If there is still a strain of Marx in jolly `ole St. Nick after all, you can find it in this chorus of class warfare. “Father Christmas! Give us some money! Don’t mess around with those silly toys. Well beat you up if you don’t hand it over. We want your bread so don’t make us annoyed. Give all the toys to the little rich boys.” It’s a Christmas song with honest to goodness anger about the injustice of the world. God damn if it isn’t a breath of fresh air.
“The Christmas Song” by Nat King Cole
Better known by its opening line, “Chestnuts roasting on an open fire,” this song is on the list for one reason and one reason only. Nat King Cole. You can’t knock the king. Smooth, baby. Smooth.
“Fairy Tail of New York” by The Pogues
Affectionately known to many as “Christmas in the Drunk Tank,” it’s one of the only Christmas songs out there that can inspire a sense of spirituality in non-believers. You don’t need an abiding faith in the birth of the Messiah to be moved by its emotive chord changes, poignant lyrics, and soulful vocal styling, just a beating heart and a few real life experiences.
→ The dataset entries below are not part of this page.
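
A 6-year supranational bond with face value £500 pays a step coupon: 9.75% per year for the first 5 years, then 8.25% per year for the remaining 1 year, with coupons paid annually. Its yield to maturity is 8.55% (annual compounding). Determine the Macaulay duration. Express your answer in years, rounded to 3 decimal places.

4.839 years

Periodic yield y = 0.0855. Discount each cash flow and weight by its year:
  t   CF        PV=CF/(1+0.0855)^t    t·PV
  1        48.75        44.9102        44.9102
  2        48.75        41.3728        82.7456
  3        48.75        38.1141       114.3422
  4        48.75        35.1120       140.4479
  5        48.75        32.3464       161.7318
  6       541.25       330.8407     1,985.0443
  Σ                    522.6961     2,529.2219
Price P = Σ PV = 522.6961.
Macaulay duration = Σ(t·PV) / P = 2,529.2219 / 522.6961 = 4.83880 years.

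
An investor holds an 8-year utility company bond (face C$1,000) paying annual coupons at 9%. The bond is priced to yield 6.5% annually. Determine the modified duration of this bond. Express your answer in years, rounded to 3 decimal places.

5.802 years

Periodic yield y = 0.065. First find Macaulay duration:
  t   CF        PV=CF/(1+0.065)^t    t·PV
  1        90.00        84.5070        84.5070
  2        90.00        79.3493       158.6987
  3        90.00        74.5064       223.5193
  4        90.00        69.9591       279.8363
  5        90.00        65.6893       328.4464
  6        90.00        61.6801       370.0804
  7        90.00        57.9156       405.4089
  8     1,090.00       658.6120     5,268.8960
  Σ                  1,152.2188     7,119.3930
P = 1,152.2188; Macaulay duration = 7,119.3930 / 1,152.2188 = 6.17886 years.
Modified duration = D_Mac / (1 + y) = 6.17886 / 1.065 = 5.80174 years.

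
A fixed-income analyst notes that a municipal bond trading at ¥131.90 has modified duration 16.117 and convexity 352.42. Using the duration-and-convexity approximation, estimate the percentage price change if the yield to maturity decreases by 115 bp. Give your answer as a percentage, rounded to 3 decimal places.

+20.865%

Duration effect: -D_mod·Δy = -16.117 × (-0.0115) = +0.1853455
Convexity effect: ½·C·(Δy)² = 0.5 × 352.42 × (-0.0115)² = +0.0233037725
ΔP/P ≈ +0.1853455 + 0.0233037725 = +0.2086492725
= +20.86492725%.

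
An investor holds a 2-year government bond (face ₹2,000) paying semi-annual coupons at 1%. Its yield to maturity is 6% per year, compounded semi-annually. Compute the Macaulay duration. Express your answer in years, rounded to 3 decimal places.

1.984 years

Periodic yield y = 0.03. Discount each cash flow and weight by its period:
  t   CF        PV=CF/(1+0.03)^t    t·PV
  1        10.00         9.7087         9.7087
  2        10.00         9.4260        18.8519
  3        10.00         9.1514        27.4542
  4     2,010.00     1,785.8590     7,143.4359
  Σ                  1,814.1451     7,199.4508
Price P = Σ PV = 1,814.1451.
Macaulay duration = Σ(t·PV) / P = 7,199.4508 / 1,814.1451 = 3.96851 half-year periods.
In years: 3.96851 / 2 = 1.98425 years.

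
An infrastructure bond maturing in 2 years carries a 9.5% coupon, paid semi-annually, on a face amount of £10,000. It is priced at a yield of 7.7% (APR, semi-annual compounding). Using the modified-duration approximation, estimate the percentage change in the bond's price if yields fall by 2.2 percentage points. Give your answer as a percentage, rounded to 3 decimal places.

Periodic yield y = 0.0385. Modified duration first:
  t   CF        PV=CF/(1+0.0385)^t    t·PV
  1       475.00       457.3905       457.3905
  2       475.00       440.4338       880.8675
  3       475.00       424.1057     1,272.3171
  4    10,475.00     9,005.9188    36,023.6753
  Σ                 10,327.8488    38,634.2504
P = 10,327.8488; D_Mac = 3.74078 half-year periods = 1.87039 yrs; D_mod = 1.87039/(1+0.0385) = 1.80105 yrs.
ΔP/P ≈ -D_mod · Δy = -1.80105 × (-0.022) = +0.039623 = +3.9623%.

+3.962%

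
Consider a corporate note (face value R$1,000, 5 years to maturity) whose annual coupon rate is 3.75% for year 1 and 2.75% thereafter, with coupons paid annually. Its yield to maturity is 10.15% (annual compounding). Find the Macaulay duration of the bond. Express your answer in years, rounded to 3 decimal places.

4.638 years

Periodic yield y = 0.1015. Discount each cash flow and weight by its year:
  t   CF        PV=CF/(1+0.1015)^t    t·PV
  1        37.50        34.0445        34.0445
  2        27.50        22.6654        45.3308
  3        27.50        20.5769        61.7306
  4        27.50        18.6808        74.7231
  5     1,027.50       633.6644     3,168.3221
  Σ                    729.6320     3,384.1511
Price P = Σ PV = 729.6320.
Macaulay duration = Σ(t·PV) / P = 3,384.1511 / 729.6320 = 4.63816 years.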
“Back Door Santa” by Clarence Carter
Carter, the blind, Montgomery, Alabama-born, occasionally ribald R&B songster, is better known for the tremendously soulful “Slip Away,” the over the top sentimentality of “Patches” (originally recorded by Frank Sinatra), and the delightfully filthy “Strokin’” (Clarence Carter! Clarence Carter! Clarence Carter! Ooooh Shit! Clarence Carter!). In Clarence’s world, Back Door Santa makes his runs about the break of day. Put up a couple of stockings for this Kinky Kringle, one for each entendre.
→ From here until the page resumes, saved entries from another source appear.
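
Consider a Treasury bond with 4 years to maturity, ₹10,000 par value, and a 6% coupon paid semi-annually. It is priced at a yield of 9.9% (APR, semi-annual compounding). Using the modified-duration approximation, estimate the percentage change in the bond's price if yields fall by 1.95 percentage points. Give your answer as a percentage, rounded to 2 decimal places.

Periodic yield y = 0.0495. Modified duration first:
  t   CF        PV=CF/(1+0.0495)^t    t·PV
  1       300.00       285.8504       285.8504
  2       300.00       272.3682       544.7364
  3       300.00       259.5218       778.5655
  4       300.00       247.2814       989.1257
  5       300.00       235.6183     1,178.0916
  6       300.00       224.5053     1,347.0318
  7       300.00       213.9164     1,497.4151
  8    10,300.00     6,998.0603    55,984.4825
  Σ                  8,737.1222    62,605.2989
P = 8,737.1222; D_Mac = 7.16544 half-year periods = 3.58272 yrs; D_mod = 3.58272/(1+0.0495) = 3.41374 yrs.
ΔP/P ≈ -D_mod · Δy = -3.41374 × (-0.0195) = +0.066568 = +6.6568%.

+6.66%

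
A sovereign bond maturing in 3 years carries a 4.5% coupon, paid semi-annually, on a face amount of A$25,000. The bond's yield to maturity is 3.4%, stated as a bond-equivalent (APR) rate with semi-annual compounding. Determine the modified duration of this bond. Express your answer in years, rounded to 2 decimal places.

2.80 years

Periodic yield y = 0.017. First find Macaulay duration:
  t   CF        PV=CF/(1+0.017)^t    t·PV
  1       562.50       553.0973       553.0973
  2       562.50       543.8519     1,087.7037
  3       562.50       534.7609     1,604.2828
  4       562.50       525.8220     2,103.2878
  5       562.50       517.0324     2,585.1620
  6    25,562.50    23,103.4910   138,620.9460
  Σ                 25,778.0555   146,554.4797
P = 25,778.0555; Macaulay duration = 146,554.4797 / 25,778.0555 = 5.68524 half-year periods = 2.84262 years.
Modified duration = D_Mac / (1 + y) = 2.84262 / 1.017 = 2.79510 years.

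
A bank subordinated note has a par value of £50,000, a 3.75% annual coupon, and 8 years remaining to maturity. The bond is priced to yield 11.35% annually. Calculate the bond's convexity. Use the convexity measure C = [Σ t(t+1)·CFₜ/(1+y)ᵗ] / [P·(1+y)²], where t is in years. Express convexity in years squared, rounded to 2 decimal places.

With y = 0.1135:
  t   CF        PV=CF/(1+0.1135)^t    t·PV        t(t+1)·PV
  1     1,875.00     1,683.8797     1,683.8797       3,367.7593
  2     1,875.00     1,512.2404     3,024.4808       9,073.4423
  3     1,875.00     1,358.0964     4,074.2893      16,297.1572
  4     1,875.00     1,219.6645     4,878.6580      24,393.2902
  5     1,875.00     1,095.3431     5,476.7154      32,860.2921
  6     1,875.00       983.6938     5,902.1629      41,315.1405
  7     1,875.00       883.4251     6,183.9755      49,471.8042
  8    51,875.00    21,950.0917   175,600.7335   1,580,406.6018
  Σ                 30,686.4346   206,824.8951   1,757,185.4877
P = 30,686.4346.
Convexity = Σ t(t+1)·PV / [P·(1+y)²] = 1,757,185.4877 / (30,686.4346 × 1.239882) = 46.18391.

46.18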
“I Believe in Father Christmas” by Greg Lake
This solo effort from Greg Lake of English progressive rock band Emerson, Lake, and Palmer is an over-produced piece of schmaltz, burdened with a full-on orchestra AND cheesy synthesizers. It’s nowhere near as good as the Kinks’ offering, and indeed, it’s not very good at all. So why is it here? Because in high school I owned every ELP album (plus most of the spinoff solo records), and so hearing any ELP song, even the bad ones, puts a smile on my face. And quite frankly, if the entirety of Christendom can partially justify their annual musical onslaught on the basis of sentimentality, then I too am entitled to one fetid morsel on those grounds. Besides, you almost never hear this one, so it’s a pretty cheap gimme.
“White Christmas” by Bing Crosby
Irving Berlin, the song’s author, was Jewish. I am half-Jewish. There is no greater sin than apostasy. Am I right Christians? Can you help me out here? If not for this unforgivable sin, I could have moved The Drifters’ finger-snapping, doo-wop version of this song into the Keepers’ list. It’s quite tragic, really.
“Happy Christmas (War Is Over)” by John Lennon
You really expect better from the ornery Beatle than a sappy children’s choir gumming up the works. This song seems like it should have come from the cute Beatle or maybe the alcoholic wife-beating Beatle. It’s a shame, because its stark, touching opening had potential in the vein of “Working Class Hero.” Instead, it’s a paean to everything that went wrong for Lennon in the 1970s, and for the rest of us after Thanksgiving.
Leaders of the Christmas Season Invasion:
These are my conditions for surrender. If you are willing to discuss them, then it is possible that my capitulation will be forthcoming. If not, the fight shall continue to the last. I await your reply, with the (musical) instrument of rebellion in one hand and a wreath (not a bough of holly) in the other.